Why does gui restarts on peak physical memory usage, though there is still plenty of virutal memory?

cn flag

This has happened often. Everytime I see peak RAM usage, GUI restarts. Please, I would be greatful for any help.

What are any other information required ?


This has been happening to me when I use Windows 10 in Virtualbox, which I have made to consume 6GB ram. I have 12 GB ram, & 25 GB swap.

Score:2
cn flag

A common event when low on RAM occurs when the kernel OOM-killer decides to sacrifice the desktop. This loses all your unsaved work and kicks you out to a login prompt.

The sequence of events runs something like this:

  1. Your system is low on memory (memory = RAM + swap)
  2. An application demands more memory than the system has available.
  3. The kernel responds to this demand by looking for a different application to terminate in order to free up enough memory.
  4. The kernel's Out-Of-Memory-Killer (OOM-Killer) function decides that the desktop itself is a good candidate for termination.
  5. Terminating the desktop returns you to the login prompt.
  • This may arguably demonstrate bug in the OOM-killer. It should be killing individual applications instead of killing the entire desktop. However, it's a thorny problem to solve so don't plan on that bug being fixed rapidly.

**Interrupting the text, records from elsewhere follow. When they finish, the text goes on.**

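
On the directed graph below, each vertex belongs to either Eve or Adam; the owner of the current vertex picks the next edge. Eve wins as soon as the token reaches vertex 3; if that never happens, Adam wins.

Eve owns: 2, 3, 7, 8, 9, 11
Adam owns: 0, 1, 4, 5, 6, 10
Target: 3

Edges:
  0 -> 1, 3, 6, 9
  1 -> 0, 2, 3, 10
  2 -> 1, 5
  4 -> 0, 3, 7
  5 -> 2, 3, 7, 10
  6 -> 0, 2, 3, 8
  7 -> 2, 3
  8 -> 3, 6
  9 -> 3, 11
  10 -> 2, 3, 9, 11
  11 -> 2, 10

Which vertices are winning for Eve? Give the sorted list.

A0 = {3}
A1: add {7, 8, 9} — 7 (Eve) has 7→3; 8 (Eve) has 8→3; 9 (Eve) has 9→3.
A2 = A1; e.g. 0 (Adam) can still go to 1. Fixed point.
Eve's winning region = {3, 7, 8, 9}.

3, 7, 8, 9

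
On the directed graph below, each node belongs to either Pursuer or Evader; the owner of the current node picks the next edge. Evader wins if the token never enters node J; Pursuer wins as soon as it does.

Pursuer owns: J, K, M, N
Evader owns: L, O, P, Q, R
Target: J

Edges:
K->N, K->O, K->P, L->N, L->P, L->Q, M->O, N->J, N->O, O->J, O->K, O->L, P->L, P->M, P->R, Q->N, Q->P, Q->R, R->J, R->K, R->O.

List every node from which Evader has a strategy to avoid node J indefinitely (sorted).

L, M, O, P, Q, R

A0 = {J}
A1: add {N} — N (Pursuer) has N→J.
A2: add {K} — K (Pursuer) has K→N.
A3 = A2; e.g. L (Evader) can still go to P. Fixed point.
Pursuer's attractor = {J, K, N}; Evader avoids the target exactly from the complement.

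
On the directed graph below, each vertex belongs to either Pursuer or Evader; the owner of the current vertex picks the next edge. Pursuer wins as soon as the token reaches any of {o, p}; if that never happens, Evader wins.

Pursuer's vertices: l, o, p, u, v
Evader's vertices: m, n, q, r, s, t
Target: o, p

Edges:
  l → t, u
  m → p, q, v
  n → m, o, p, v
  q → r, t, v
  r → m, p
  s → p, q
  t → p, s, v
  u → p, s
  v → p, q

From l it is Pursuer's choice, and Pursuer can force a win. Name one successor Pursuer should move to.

u

A0 = {o, p}
A1: add {u, v} — u (Pursuer) has u→p; v (Pursuer) has v→p.
A2: add {l} — l (Pursuer) has l→u.
A3 = A2; e.g. m (Evader) can still go to q. Fixed point.
From l, successor u is in the attractor (rank 1); the other successor t is not.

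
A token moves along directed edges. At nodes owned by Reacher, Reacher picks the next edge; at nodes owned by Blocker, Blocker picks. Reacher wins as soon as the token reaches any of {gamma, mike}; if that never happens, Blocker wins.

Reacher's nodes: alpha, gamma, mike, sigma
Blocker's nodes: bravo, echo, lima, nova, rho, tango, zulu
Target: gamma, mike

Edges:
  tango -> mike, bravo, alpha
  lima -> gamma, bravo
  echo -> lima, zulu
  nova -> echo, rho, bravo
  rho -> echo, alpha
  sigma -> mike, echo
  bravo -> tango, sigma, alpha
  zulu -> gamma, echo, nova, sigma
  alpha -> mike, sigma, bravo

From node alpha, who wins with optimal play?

A0 = {gamma, mike}
A1: add {alpha, sigma} — sigma (Reacher) has sigma→mike; alpha (Reacher) has alpha→mike.
A2 = A1; e.g. tango (Blocker) can still go to bravo. Fixed point.
alpha ∈ A1, so Reacher can force the target.

Reacher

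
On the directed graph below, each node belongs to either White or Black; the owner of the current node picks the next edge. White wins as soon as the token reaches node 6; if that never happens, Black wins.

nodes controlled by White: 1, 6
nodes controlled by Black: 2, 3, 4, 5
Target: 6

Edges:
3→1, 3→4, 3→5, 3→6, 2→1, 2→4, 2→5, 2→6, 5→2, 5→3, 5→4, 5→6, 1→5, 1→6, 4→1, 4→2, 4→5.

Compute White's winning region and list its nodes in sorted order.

A0 = {6}
A1: add {1} — 1 (White) has 1→6.
A2 = A1; e.g. 2 (Black) can still go to 4. Fixed point.
White's winning region = {1, 6}.

1, 6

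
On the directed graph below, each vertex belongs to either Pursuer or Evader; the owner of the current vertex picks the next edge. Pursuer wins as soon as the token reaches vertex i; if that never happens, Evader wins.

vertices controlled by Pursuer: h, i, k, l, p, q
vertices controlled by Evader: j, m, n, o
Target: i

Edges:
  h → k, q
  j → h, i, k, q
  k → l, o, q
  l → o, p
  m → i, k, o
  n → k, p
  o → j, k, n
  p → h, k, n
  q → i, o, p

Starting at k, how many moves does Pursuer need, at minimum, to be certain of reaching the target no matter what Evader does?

A0 = {i}
A1: add {q} — q (Pursuer) has q→i.
A2: add {h, k} — h (Pursuer) has h→q; k (Pursuer) has k→q.
k enters the attractor at level 2, so Pursuer can force the target in 2 moves from there.

2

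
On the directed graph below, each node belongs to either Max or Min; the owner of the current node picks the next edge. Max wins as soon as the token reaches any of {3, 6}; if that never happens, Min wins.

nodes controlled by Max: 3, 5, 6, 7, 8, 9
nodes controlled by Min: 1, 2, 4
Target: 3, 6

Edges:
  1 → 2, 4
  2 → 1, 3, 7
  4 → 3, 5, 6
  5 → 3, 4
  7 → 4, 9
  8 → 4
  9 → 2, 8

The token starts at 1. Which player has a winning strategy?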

There are a few things you can do about it:

  • Track your memory usage. Use the free command to snapshot your normal RAM and swap use. Look for unxepectedly high usage. Look for unexpectedly low swap.

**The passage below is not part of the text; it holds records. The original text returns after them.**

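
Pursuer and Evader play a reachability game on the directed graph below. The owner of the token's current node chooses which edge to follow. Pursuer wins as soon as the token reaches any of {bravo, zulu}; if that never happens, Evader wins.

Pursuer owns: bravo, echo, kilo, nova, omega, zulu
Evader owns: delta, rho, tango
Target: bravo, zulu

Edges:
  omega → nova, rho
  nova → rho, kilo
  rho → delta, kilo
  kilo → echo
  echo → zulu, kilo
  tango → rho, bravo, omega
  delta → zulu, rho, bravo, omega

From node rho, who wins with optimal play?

A0 = {bravo, zulu}
A1: add {echo} — echo (Pursuer) has echo→zulu.
A2: add {kilo} — kilo (Pursuer) has kilo→echo.
A3: add {nova} — nova (Pursuer) has nova→kilo.
A4: add {omega} — omega (Pursuer) has omega→nova.
A5 = A4; e.g. delta (Evader) can still go to rho. Fixed point.
rho never enters the attractor, so Evader can avoid the target forever.

Evader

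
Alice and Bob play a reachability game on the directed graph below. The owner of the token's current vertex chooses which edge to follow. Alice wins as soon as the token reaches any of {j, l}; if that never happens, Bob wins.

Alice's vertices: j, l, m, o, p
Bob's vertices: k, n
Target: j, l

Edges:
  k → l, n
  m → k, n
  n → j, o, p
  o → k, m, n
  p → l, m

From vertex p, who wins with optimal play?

Alice

A0 = {j, l}
A1: add {p} — p (Alice) has p→l.
A2 = A1; e.g. k (Bob) can still go to n. Fixed point.
p ∈ A1, so Alice can force the target.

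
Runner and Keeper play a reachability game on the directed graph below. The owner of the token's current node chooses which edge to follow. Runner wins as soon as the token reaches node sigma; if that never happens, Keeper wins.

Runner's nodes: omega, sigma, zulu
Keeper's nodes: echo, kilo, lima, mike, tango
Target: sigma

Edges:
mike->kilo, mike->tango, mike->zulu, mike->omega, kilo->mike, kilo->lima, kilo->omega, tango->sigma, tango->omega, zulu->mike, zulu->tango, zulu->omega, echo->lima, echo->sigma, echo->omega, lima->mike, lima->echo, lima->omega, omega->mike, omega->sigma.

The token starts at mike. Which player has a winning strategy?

Keeper

A0 = {sigma}
A1: add {omega} — omega (Runner) has omega→sigma.
A2: add {tango, zulu} — tango (Keeper): all of {sigma, omega} already in; zulu (Runner) has zulu→omega.
A3 = A2; e.g. mike (Keeper) can still go to kilo. Fixed point.
mike never enters the attractor, so Keeper can avoid the target forever.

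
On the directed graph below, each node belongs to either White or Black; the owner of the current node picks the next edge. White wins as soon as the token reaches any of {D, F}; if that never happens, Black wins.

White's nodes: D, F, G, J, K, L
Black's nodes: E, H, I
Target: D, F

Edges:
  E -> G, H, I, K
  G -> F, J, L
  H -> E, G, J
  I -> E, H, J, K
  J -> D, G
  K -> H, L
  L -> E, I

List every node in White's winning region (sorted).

D, F, G, J

A0 = {D, F}
A1: add {G, J} — G (White) has G→F; J (White) has J→D.
A2 = A1; e.g. E (Black) can still go to H. Fixed point.
White's winning region = {D, F, G, J}.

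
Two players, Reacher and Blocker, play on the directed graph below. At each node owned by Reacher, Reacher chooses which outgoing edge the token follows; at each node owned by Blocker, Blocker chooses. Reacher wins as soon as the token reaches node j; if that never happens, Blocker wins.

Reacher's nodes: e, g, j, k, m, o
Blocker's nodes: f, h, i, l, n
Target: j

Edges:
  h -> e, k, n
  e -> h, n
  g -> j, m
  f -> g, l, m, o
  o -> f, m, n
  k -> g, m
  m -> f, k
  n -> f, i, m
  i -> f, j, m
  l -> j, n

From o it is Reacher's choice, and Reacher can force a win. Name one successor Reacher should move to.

A0 = {j}
A1: add {g} — g (Reacher) has g→j.
A2: add {k} — k (Reacher) has k→g.
A3: add {m} — m (Reacher) has m→k.
A4: add {o} — o (Reacher) has o→m.
A5 = A4; e.g. e (Reacher) has no edge into A4. Fixed point.
From o, successor m is in the attractor (rank 3); the other successors f, n are not.

m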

  • Add more swap. Swap is disk space that can be used as (slower) memory pages of RAM. If you're not using swap, add some. If your swap space is insufficient, expand it. Swap is not a perfect solution: It's slow, and a sluggish system might be just as annoying.

  • Reduce your use of memory-hungry applications. The big offenders for typical users are web browsers. Each tab that you're not actively watching may still be consuming vast amounts of memory. If you're low on memory, closing a few tabs might be an easy way to free up resources for more important activities.

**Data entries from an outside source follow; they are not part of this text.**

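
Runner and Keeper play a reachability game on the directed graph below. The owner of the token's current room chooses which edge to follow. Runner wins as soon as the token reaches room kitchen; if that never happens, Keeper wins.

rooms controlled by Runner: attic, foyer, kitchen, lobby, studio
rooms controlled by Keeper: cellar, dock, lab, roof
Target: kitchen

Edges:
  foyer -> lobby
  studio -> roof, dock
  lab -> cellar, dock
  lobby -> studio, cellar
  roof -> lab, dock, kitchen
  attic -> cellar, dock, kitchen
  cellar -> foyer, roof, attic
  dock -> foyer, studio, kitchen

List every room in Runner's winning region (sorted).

A0 = {kitchen}
A1: add {attic} — attic (Runner) has attic→kitchen.
A2 = A1; e.g. foyer (Runner) has no edge into A1. Fixed point.
Runner's winning region = {attic, kitchen}.

attic, kitchen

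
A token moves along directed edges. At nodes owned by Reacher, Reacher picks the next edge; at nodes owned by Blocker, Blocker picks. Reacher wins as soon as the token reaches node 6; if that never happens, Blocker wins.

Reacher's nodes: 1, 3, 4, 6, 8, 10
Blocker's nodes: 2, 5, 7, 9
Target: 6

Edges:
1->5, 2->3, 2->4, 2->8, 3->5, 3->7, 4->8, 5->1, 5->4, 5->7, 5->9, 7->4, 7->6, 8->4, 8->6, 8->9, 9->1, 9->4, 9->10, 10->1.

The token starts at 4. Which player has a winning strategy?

A0 = {6}
A1: add {8} — 8 (Reacher) has 8→6.
A2: add {4} — 4 (Reacher) has 4→8.
4 ∈ A2, so Reacher can force the target.

Reacher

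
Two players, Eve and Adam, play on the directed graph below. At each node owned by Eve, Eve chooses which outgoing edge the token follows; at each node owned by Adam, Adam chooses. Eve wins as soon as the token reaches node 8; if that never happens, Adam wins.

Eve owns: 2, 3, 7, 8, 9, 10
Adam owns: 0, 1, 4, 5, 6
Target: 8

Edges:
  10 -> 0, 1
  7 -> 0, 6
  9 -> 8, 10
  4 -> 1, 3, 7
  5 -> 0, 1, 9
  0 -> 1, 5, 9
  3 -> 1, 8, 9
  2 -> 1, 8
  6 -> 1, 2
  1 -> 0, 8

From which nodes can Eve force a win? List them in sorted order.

2, 3, 8, 9

A0 = {8}
A1: add {2, 3, 9} — 2 (Eve) has 2→8; 3 (Eve) has 3→8; 9 (Eve) has 9→8.
A2 = A1; e.g. 0 (Adam) can still go to 1. Fixed point.
Eve's winning region = {2, 3, 8, 9}.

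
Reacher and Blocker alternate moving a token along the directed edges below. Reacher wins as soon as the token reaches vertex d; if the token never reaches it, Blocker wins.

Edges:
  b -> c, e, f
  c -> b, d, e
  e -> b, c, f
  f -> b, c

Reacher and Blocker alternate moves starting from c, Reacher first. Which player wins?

Track states (vertex, player-to-move).
A0 = {(d,Reacher), (d,Blocker)}
A1: add {(c,Reacher)}.
(c,Reacher) ∈ A1 ⇒ Reacher forces the target.

Reacher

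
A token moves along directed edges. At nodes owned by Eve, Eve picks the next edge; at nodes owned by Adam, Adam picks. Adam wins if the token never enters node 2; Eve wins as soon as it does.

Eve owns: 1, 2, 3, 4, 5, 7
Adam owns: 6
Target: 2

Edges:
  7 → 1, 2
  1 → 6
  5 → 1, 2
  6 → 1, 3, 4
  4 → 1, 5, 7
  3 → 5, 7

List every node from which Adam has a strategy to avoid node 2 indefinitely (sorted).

1, 6

A0 = {2}
A1: add {5, 7} — 5 (Eve) has 5→2; 7 (Eve) has 7→2.
A2: add {3, 4} — 3 (Eve) has 3→5; 4 (Eve) has 4→5.
A3 = A2; e.g. 1 (Eve) has no edge into A2. Fixed point.
Eve's attractor = {2, 3, 4, 5, 7}; Adam avoids the target exactly from the complement.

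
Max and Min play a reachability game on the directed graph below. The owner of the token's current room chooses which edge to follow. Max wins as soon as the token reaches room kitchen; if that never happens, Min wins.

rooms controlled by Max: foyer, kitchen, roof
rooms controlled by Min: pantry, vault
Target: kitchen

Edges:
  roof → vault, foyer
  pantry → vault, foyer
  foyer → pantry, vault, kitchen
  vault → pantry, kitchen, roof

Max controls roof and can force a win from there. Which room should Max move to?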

  • Add more RAM. It means spending money and opening your case, but if the free and easy changes are not enough....

cn flag
Thank you. I guess the `OOM-Killer` applies here too. But what I dont understand is I still have plenty of swap, which is still empty when this Terminating happens. Will it make any better if I increase my swap ?
Raffa avatar
jp flag
@maan81 Swapping takes time to move unused/least used memory pages to the swap space on disk and if your RAM gets full fast, then your available usable memory becomes technically full at that moment ... That's one and two swapping only happens if some memory pages can be moved from RAM which is not always the case as all/most of memory pages might be in active use e.g. when one single active process is consuming most of RAM ... Those are two cases where swap space can't really help or even be used ... `journalctl --grep 'OOM'` can shed some light on that.
user535733 avatar
cn flag
@maan81 if you believe your swap to be unused, then please open a new question showing the clues that have led you to that conclusion. Also use the "search" box at the top of the page to find other swap-related questions. It's likely somebody has asked it before.